It's lashing down with rain on the stormiest day of the year, and I have no intention of pedalling anything that isn't ark-shaped. The stat generally quoted is that you only get rained on every one out of a hundred trips. Well, all of today's trips will be that one in a hundred.

So sod that. Today is an inside day. A day for iPlayer, listening to Hull City lose again, working on that guitar transcription of the James Bond theme, and a bottom-tray freezer audit to see if I recognise anything.

This is the nearest I'll get to a bicycle today (right). It's a German-made toy I got in a early-Christmas-party cracker a week ago. You pull the toothed plastic ripcord to make the rear flywheel fizz, and place the bike on the floor. It goes like the clappers. Hours of fun. Thinking of buying one of those seventy-quid chainstore bikes? This is cheaper, better engineered, and longer-lasting.


  1. Very nice indeed, but there is also an alternative if you want to be able to get to places.

    I've been commuting quite happily despite rain, fog, wind etc.

  2. Then you obviously haven't had our weather system yet! The Mangoes look great, but they'd need a little tweak for the storm we have at the moment, such as a periscope.

    I'm not talking a nice light shower you know. I'm talking Biblical plagues of piss, the full fury of the rain gods. Chaac and Tlaloc gone ballistic after an argument with an Aztec taxi driver. Thor with toothache. Tefnut in a strop after an incident with a camel. Taki-hu-hiko, Imdugud and Tishtrya having a car-park barney over a spilt pint. Baiyubibi and Waruna having a domestic. Hiro stuck on Easter Island with a hangover and run out of fags.

    It is, in short, shitty weather. (Or, as we call it in Yorkshire, 'weather'.) Far too horrible to cycle anywhere, wheeled tropical fruit of the genus Mangifera or not.

    Oh. It's clearing up a bit now.

  3. I might nip out after all, actually.

  4. Where did that one-in-a-hundred statistic come from (also the one about London commuters only getting rained on 11 times a year)? Apart from 'they just made it up', of course. They wouldn't do that, would they?

  5. Dunno. Sir Roy Meadow, maybe? I do know that it's pissing down again.

  6. Rob: with the cover on only your face gets wet.

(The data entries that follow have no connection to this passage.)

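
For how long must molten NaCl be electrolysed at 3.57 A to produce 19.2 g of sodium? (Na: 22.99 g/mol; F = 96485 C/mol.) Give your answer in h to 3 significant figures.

n(Na) = 19.2 / 22.99 = 0.8351 mol
Na⁺ + e⁻ → Na, so n(e⁻) = 0.8351 mol
Q = 0.8351 × 96485 = 80570 C
t = Q / I = 80570 / 3.57 = 22570 s = 6.27 h

6.27 h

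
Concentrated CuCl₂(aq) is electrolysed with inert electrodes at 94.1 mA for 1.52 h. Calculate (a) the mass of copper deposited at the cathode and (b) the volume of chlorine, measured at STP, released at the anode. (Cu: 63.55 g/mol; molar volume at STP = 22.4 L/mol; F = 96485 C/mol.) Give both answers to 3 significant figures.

Q = 0.0941 × 5472 = 514.9 C; n(e⁻) = 514.9 / 96485 = 0.005337 mol
Cathode: Cu²⁺ + 2e⁻ → Cu → n(Cu) = 0.005337/2 = 0.002669 mol → 0.170 g
Anode: 2Cl⁻ → Cl₂ + 2e⁻ → n(Cl₂) = 0.005337/2 = 0.002669 mol → 0.0598 L

0.170 g Cu; 0.0598 L Cl₂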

However, of course we're always open to ideas for improvements, so I'll note a periscope as a potential future optional extra...

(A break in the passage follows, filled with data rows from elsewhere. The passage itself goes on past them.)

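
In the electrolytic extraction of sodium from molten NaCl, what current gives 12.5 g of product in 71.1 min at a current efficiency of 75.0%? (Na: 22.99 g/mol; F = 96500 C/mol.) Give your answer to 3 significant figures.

16.4 A

n(Na) = 12.5 / 22.99 = 0.5437 mol
Na⁺ + e⁻ → Na, so n(e⁻) = 0.5437 mol
Q = 0.5437 × 96500 / 0.750 = 69960 C
I = Q / t = 69960 / 4266 s = 16.4 A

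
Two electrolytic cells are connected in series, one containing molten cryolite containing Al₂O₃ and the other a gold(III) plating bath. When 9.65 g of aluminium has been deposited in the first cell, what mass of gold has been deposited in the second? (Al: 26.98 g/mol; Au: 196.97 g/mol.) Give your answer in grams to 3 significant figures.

n(Al) = 9.65 / 26.98 = 0.3577 mol
Al³⁺ + 3e⁻ → Al, so n(e⁻) = 3 × 0.3577 = 1.073 mol
Since the cells are in series, n(e⁻) in the Au cell is also 1.073 mol.
Au³⁺ + 3e⁻ → Au, so n(Au) = 1.073 / 3 = 0.3577 mol
m(Au) = 0.3577 × 196.97 = 70.5 g

70.5 g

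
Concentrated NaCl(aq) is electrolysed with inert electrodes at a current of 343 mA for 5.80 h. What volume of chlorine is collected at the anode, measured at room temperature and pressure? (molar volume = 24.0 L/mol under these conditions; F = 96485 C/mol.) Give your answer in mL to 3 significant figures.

Q = 0.343 A × 20880 s = 7162 C
Moles of electrons = 7162 / 96485 = 0.07423 mol
2Cl⁻ → Cl₂ + 2e⁻, so n(Cl₂) = 0.07423 / 2 = 0.03712 mol
V = 0.03712 × 24.0 = 0.8909 L
= 891 mL

891 mL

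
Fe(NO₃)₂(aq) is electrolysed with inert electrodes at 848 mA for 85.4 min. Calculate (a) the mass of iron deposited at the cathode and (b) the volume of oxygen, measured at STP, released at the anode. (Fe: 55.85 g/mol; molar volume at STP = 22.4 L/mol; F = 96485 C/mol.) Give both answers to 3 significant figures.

Q = 0.848 × 5124 = 4345 C; n(e⁻) = 4345 / 96485 = 0.04503 mol
Cathode: Fe²⁺ + 2e⁻ → Fe → n(Fe) = 0.04503/2 = 0.02252 mol → 1.26 g
Anode: 2H₂O → O₂ + 4H⁺ + 4e⁻ → n(O₂) = 0.04503/4 = 0.01126 mol → 0.252 L

1.26 g Fe; 0.252 L O₂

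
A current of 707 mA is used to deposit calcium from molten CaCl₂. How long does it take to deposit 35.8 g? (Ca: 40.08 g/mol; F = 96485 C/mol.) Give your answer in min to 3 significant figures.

4060 min

n(Ca) = 35.8 / 40.08 = 0.8932 mol
Ca²⁺ + 2e⁻ → Ca, so n(e⁻) = 2 × 0.8932 = 1.786 mol
Q = 1.786 × 96485 = 1.723×10^5 C
t = Q / I = 1.723×10^5 / 0.707 = 2.437×10^5 s = 4060 min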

    townmouse: I don't believe one in a hundred either. One of the Dutch bloggers kept track of how often it rained on his commute and found he was rained on 11% of the time over a whole year. He rides a 40 minute each way journey 3 or 4 times a week.

  7. Glad to hear I'd be dry. And with today's 100mph winds behind me, I'd be there in no time!

  8. i'd love to try cycling in the rain!!!! sounds blissful and cool - just cycled 8kms home in 35 degree celsius (90ish farenheit) and wondering why i had the hotcakes for brekkie!